In contrast, the Hadoop analytics platform is designed to handle both the scale and variety of big data. This means that Hadoop eliminates the need to move and copy data, thus allowing data to be queried in place, in its original raw and unstructured form.
Instead of fragmenting data into data marts, Hadoop consolidates the data into a centralized data warehouse or data lake. This allows analysts to take the data as it is generated by the application and store it in Hadoop without worrying about transforming it or making use of it later. With Hadoop, analysts are able to get away from having to pre-model or pre-aggregate the data before knowing if it is worthy to do so. Most importantly, the ability to materialize data at query time means true schema on read.
The dream of data warehousing was to be able to scale out infrastructure by buying hardware and not having to change any of the processes or software stacks that interact with that data. However, that dream was never realized by traditional relational databases. Limited by one server, these platforms can only scale vertically by adding additional proprietary hardware. This approach is often expensive and time consuming, making it prohibitive to all but large and well funded businesses.
Hadoop, on the other hand, allows the data infrastructure to scale horizontally or “out”. Hadoop data is clustered, which means that if you double data collection you simply double the number of Hadoop clusters and performance remains constant. Hadoop scales linearly as the data grows and more nodes are added, and that makes performance predictable. And being that Hadoop is non-proprietary, businesses can do the same data distribution for parallel access in an open source environment, and at a much lower cost. With cloud based Hadoop, businesses can spin up literally thousands of virtual servers in moments if needed, while paying only for the storage and compute power that they actually use.
As previously discussed, traditional databases are limited, in that they can only handle data that has been made to fit into a structured format. This constraint can prevent many of the rich business insights hidden within the original raw data from ever seeing the light of day. However, Hadoop is built to handle multiple data formats while preserving the data in its natural and messy form. With Hadoop, different data formats can be made to look the same to the various applications that are plugged into Hadoop. This is a critical benefit, as it means that a business does not need to have big data to take advantage of Hadoop. For businesses that have a variety of data formats, Hadoop can provide significant value regardless of the scale out.
Simplicity for business users
The true measure of a big data analytics platform for business lies in its ability to provide real value. In the case of traditional databases, that value is often not fully realized due to complexities that lie in the way of business users. After all, valuable business information lies trapped in multiple silos and is further obscured from business leaders because they lack advanced degrees in data science and have a difficult time deriving meaning through direct access of the data structure.

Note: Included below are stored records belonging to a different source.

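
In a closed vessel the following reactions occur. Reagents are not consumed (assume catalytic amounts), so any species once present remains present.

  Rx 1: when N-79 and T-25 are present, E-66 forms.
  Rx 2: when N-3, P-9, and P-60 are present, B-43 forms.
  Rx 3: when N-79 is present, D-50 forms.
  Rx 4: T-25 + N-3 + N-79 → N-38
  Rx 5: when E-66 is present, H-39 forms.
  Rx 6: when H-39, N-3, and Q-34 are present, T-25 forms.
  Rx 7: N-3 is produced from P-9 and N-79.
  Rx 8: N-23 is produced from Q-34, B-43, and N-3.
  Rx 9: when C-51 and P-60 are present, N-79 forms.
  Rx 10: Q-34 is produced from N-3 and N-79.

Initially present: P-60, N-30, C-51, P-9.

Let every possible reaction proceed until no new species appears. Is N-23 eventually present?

C-51 and P-60 present → N-79 forms (Rx 9).
P-9 and N-79 present → N-3 forms (Rx 7).
N-3, P-9, and P-60 present → B-43 forms (Rx 2).
N-3 and N-79 present → Q-34 forms (Rx 10).
Q-34, B-43, and N-3 present → N-23 forms (Rx 8).

Yes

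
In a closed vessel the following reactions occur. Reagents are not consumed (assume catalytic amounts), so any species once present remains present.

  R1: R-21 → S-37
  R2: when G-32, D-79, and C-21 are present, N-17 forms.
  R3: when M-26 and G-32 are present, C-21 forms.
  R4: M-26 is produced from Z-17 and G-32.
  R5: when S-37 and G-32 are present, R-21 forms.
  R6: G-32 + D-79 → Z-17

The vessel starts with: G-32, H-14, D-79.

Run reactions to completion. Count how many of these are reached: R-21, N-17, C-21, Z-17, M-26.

4

G-32 and D-79 present → Z-17 forms (R6).
Z-17 and G-32 present → M-26 forms (R4).
M-26 and G-32 present → C-21 forms (R3).
G-32, D-79, and C-21 present → N-17 forms (R2).
R-21 would need S-37 and G-32 (R5), but S-37 never forms.
N-17: reached.
C-21: reached.
Z-17: reached.
M-26: reached.
Reached: N-17, C-21, Z-17, and M-26 — 4 of the 5.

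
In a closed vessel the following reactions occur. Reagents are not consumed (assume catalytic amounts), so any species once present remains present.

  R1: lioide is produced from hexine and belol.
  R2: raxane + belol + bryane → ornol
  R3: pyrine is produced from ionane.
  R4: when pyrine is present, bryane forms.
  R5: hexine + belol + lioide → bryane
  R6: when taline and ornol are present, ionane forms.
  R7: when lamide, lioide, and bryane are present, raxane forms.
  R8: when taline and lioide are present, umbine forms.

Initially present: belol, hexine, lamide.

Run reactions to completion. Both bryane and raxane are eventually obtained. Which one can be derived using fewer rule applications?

bryane: hexine and belol present → lioide forms (R1). hexine, belol, and lioide present → bryane forms (R5). [2 rule applications]
raxane: hexine and belol present → lioide forms (R1). hexine, belol, and lioide present → bryane forms (R5). lamide, lioide, and bryane present → raxane forms (R7). [3 rule applications]
bryane needs fewer.

bryane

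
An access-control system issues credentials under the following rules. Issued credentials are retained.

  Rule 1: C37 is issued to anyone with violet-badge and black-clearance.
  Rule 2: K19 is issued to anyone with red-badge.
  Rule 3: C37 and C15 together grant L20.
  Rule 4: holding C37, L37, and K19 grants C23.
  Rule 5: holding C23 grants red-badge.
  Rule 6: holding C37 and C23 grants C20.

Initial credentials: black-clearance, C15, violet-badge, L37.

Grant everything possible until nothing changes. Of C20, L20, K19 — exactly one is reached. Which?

L20

Holding violet-badge and black-clearance grants C37 (Rule 1).
Holding C37 and C15 grants L20 (Rule 3).
K19 would need red-badge (Rule 2), but red-badge is never granted. C20 would need C37 and C23 (Rule 6), but C23 is never granted.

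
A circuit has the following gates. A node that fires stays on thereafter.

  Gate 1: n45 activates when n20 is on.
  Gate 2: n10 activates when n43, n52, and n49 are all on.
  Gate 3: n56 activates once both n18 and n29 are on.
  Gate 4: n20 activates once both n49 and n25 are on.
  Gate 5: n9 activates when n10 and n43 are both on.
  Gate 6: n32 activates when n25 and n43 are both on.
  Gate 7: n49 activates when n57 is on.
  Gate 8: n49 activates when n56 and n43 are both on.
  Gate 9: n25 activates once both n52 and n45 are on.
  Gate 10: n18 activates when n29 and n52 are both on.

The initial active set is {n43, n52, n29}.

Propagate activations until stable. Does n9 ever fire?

n29 and n52 are on, so n18 activates (Gate 10).
Gate 3: n18 and n29 on → n56 on.
Gate 8: n56 and n43 on → n49 on.
Gate 2: n43, n52, and n49 on → n10 on.
Gate 5: n10 and n43 on → n9 on.

Yes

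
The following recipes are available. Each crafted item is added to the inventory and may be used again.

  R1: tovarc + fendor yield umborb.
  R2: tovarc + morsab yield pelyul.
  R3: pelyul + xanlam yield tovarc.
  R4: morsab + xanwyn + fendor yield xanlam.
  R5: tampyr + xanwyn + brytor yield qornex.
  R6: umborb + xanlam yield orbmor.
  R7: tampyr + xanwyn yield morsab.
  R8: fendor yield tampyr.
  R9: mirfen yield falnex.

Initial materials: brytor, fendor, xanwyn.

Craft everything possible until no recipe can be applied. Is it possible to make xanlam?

fendor → tampyr (R8).
Using R7, tampyr and xanwyn make morsab.
Using R4, morsab, xanwyn, and fendor make xanlam.

Yes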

In answer to the rapid growth and proliferation of data, Hadoop allows business users to interact with data in a business way. Business users want to be able to consume data the way they want to, in its natural form, without having to worry about how it got there or how it was made. Hadoop provides a single semantic layer that allows business users to utilize powerful business intelligence tools such as Excel or Tableau to see data in ways they can understand intuitively. Armed with valuable insights, business users can make data driven decisions that will help their organizations become more profitable and competitive.